Monday 2 May 2016

Two SF ideas that certainly have been made to a novel at least twice - but I do not know them

a) The two really different civilizations that find each other at a distance that is conquerable: Say we found that Mars indeed has living "people" on it. When, and how, would we have found out? When Lipperhey invented the telescope, and Galileo looked at Mars? Probably it would have taken a few more years - and it is interesting whether we would have seen them first, or whether we would have shot some probe at them, unsuspecting. And how about the converse? A probe lands nicely on the Earth ...

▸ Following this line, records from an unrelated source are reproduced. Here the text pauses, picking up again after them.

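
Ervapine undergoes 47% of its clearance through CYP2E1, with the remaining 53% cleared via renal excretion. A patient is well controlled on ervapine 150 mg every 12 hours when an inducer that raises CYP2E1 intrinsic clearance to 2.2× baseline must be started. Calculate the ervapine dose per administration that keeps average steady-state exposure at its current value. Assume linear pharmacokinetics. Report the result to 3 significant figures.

235 mg

The CYP2E1 pathway (47% of clearance) is boosted to 2.2× activity: 0.47 × 2.2 = 1.034.
The remaining 53% of clearance is unaffected.
Relative clearance = 1.034 + 0.53 = 1.564.
Exposure is unchanged when dose changes in proportion to clearance. New dose = 150 mg × 1.564 = 235 mg.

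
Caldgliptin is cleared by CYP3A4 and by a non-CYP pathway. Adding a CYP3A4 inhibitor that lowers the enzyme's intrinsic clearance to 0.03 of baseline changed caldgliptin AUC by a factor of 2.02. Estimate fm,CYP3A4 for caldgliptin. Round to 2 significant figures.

0.52

CL'/CL = 1 / 2.02 = 0.495
0.03·fm + (1 − fm) = 0.495
fm = (0.495 − 1) / (0.03 − 1) = 0.52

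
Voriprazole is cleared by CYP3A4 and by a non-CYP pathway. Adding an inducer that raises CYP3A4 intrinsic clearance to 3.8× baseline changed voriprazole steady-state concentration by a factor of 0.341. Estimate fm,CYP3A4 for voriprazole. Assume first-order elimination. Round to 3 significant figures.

Let x = fm,CYP3A4. Because steady-state concentration ∝ 1/CL, relative clearance rose to 1/0.341 = 2.933.
Only the CYP3A4 route changed, so 2.933 = x·3.8 + (1 − x), giving x = 0.690.

0.690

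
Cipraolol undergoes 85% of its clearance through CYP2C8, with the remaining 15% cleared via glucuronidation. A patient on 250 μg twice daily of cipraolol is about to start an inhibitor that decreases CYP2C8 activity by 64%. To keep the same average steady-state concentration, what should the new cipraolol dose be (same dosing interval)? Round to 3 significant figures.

The CYP2C8 pathway (85% of clearance) falls to 0.36× activity: 0.85 × 0.36 = 0.306.
Non-CYP routes (15%) are unchanged.
Relative clearance = 0.306 + 0.15 = 0.456.
Exposure is unchanged when dose changes in proportion to clearance. New dose = 250 μg × 0.456 = 114 μg.

114 μg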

b) Statistically, we would not meet: One of us would be dead for probably billions of years when the other one came around. What happens?--in detail, I mean. There are many SF novels where people stumble on other planets with crumbling pillars. But we will never go to other planets--we will only send probes. So what happens when that first Russian probe crashes onto Mars and, during its fall, makes a few pictures of something which looks too controlled to be "nature"? Or would that happen--would a probe that falls on Earth see anything human? Even if that happens by chance, would the second probe see houses, roads, or at least a few rectangular fields? How would those at the other end of the probe think, react, continue?

If someone knows of intelligent novels dealing with such topics, drop me a note! (if you happen to send a probe to this blog, of course--which I do not at all promote, so this might be a sort of self-referential experiment, wouldn't it?)